İktidarla aralarında siyasi, temel bakış farklılıkları olduğunu belirten Baykal, "Ben herkesi Türkiye'ye sahip çıkmaya çağırdığımda, iktidar daha laiklik karşıtı eylemlerin odağı diye hüküm giymemişti. Ergenekon davası diye bir dava da açılmamıştı. Biz CHP olarak Türkiye'nin nereye götürülmek istendiğine dikkat çektiğimizde AKP'nin adı sık sık değiştirilen açılım politikası da yoktu. İnsanlar birbirlerine etnik kökenleri dolaysıyla düşmanlık duyar bir noktaya gelmemişti. Peki Niye geldi ? Niye bu tartışmalar yaşanıyor? Niye birden bire böyle 'Kürt açılımı' diye bir laf çıktı ve problem haline getirildi. Bu açılım rahatlatmadı, ferahlatmadı tam tersine gerginleştirdi, kutuplaştırdı, husumet tohumları ekildi. Meydanlar sokaklar taştan sopadan geçilmez hale geldi. Hukuk devleti askıya alındı" diye konuştu.
Tokat saldırısı
Baykal, Tokat'taki terör saldırısıyla ilgili yapılan spekülasyonları nasıl değerlendirdiği sorusunu ise şöyle yanıtladı:
"Komplo teorisi üretmek bir hükümete yakışmıyor. Hükümet neyin ne olduğunu ortaya koyma durumundadır. Neyin ne olduğunu ortaya koyamıyorsa komplo teorilerinden medet umarak içine girdiği yanlış istikameti savunmaya çalışıyorsa durum düşündüğümüzden daha da vahimdir. PKK'nın bunu üstlenmesi de Hükümet'in komplo teorileriyle böylesine önemli bir konuya yaklaşımının ne kadar yanlış olduğunu göstermektedir. PKK'yı koruma, aklama, sakınma duygusunun Hükümet'e hakim olduğunu görmek insana gerçekten acı veriyor."

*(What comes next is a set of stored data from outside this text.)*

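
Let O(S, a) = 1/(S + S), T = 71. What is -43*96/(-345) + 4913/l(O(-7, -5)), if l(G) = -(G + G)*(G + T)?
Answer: 56735878/114195 ≈ 496.83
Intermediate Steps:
O(S, a) = 1/(2*S)
l(G) = -2*G*(71 + G) (l(G) = -(G + G)*(G + 71) = -2*G*(71 + G))
-43*96/(-345) + 4913/l(O(-7, -5)) = -43*96/(-345) + 4913/((-2*(½)/(-7)*(71 + (½)/(-7)))) = -4128*(-1/345) + 4913/((-2*(½)*(-⅐)*(71 + (½)*(-⅐)))) = 1376/115 + 4913/((-2*(-1/14)*(71 - 1/14))) = 1376/115 + 4913/((-2*(-1/14)*993/14)) = 1376/115 + 4913/(993/98) = 1376/115 + 4913*(98/993) = 1376/115 + 481474/993 = 56735878/114195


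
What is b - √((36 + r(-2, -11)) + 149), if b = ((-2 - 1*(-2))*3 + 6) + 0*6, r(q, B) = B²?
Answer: 6 - 3*√34 ≈ -11.493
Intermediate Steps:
b = 6 (b = ((-2 + 2)*3 + 6) + 0 = (0*3 + 6) + 0 = (0 + 6) + 0 = 6 + 0 = 6)
b - √((36 + r(-2, -11)) + 149) = 6 - √((36 + (-11)²) + 149) = 6 - √((36 + 121) + 149) = 6 - √(157 + 149) = 6 - √306 = 6 - 3*√34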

Baykal, muhalefetin "Dış geziden dön" çağrılarına rağmen Başbakan'ın dönmemesi ancak bugün gezisini kısaltmasını ise "Başbakan ve yakın çevresi bir kez daha 24 saat içinde çelişkili hükümler veren değerlendirmeler yapan bir siyaset izlediklerini gösterdiler. Başbakan'ın uyarıları daha soğukkanlı değerlendirmesine ihtiyaç var. Karşıtlarını suçlayarak halkın gözünde yanlışını örtbas edemeyeceği ortaya çıkmıştır" sözleriyle değerlendirdi.
"CHP yanlış olduğuna inandığı için açılıma karşı çıktı"
Baykal, Hükümet'in, açılım ve diğer konularda muhalefetin siyasi rant peşinde olduğu yönündeki suçlamalarına ise "Hükümet, İçişleri Bakanı 'Biz samimiyiz bu açılım politikasında, rant elde etmek için buna karşı çıkıyorlar' diyor. Adam yaptığı savunamıyor. 'Yaptığım iş ülkeye yarar getirdi, kardeşliği artırdık, barışı artırdık, hukuku egemen kıldık, insanlar şimdi daha mutlu' diyemiyor. Muhalefet rant peşinde diye konuşuyor" yanıtını verdi.
İnsanların birbirine girdiğini, hukukun ortadan kalktığını, polisin bölünmeye başladığını, can güvenliğinin tehlikeye girdiğini dile getiren Baykal, sözlerini şöyle sürdürdü:
"İnsanlar kökü kökeni nedeniyle birbirini suçlar hale geldi, o hala samimiyetten bahsediyor. 'Ben samimiyim' diyor. Bakan'ın samimi olup olmadığı kimseyi ilgilendirmez. Kimse kimsenin duygularını samimiyetini sorgulamıyor. Biz yapılan işin Türkiye'yi ne hale getirdiğini görüyoruz ve buna karşı çıkıyoruz. CHP rant olduğu için değil memleket yararı olduğu için, herkes seni alkışlarken buna karşı çıktı. Yanlış olduğuna inandığımız için gerekirse bedel ödemeyi göze alarak karşı çıktık. Şimdi bunun yanlış olduğu ortaya çıkınca herkes bize hak vermeye başlayınca ne söyleyeceklerini şaşırdılar Bizim rant peşinde olup olmadığımızı millet çok iyi biliyor."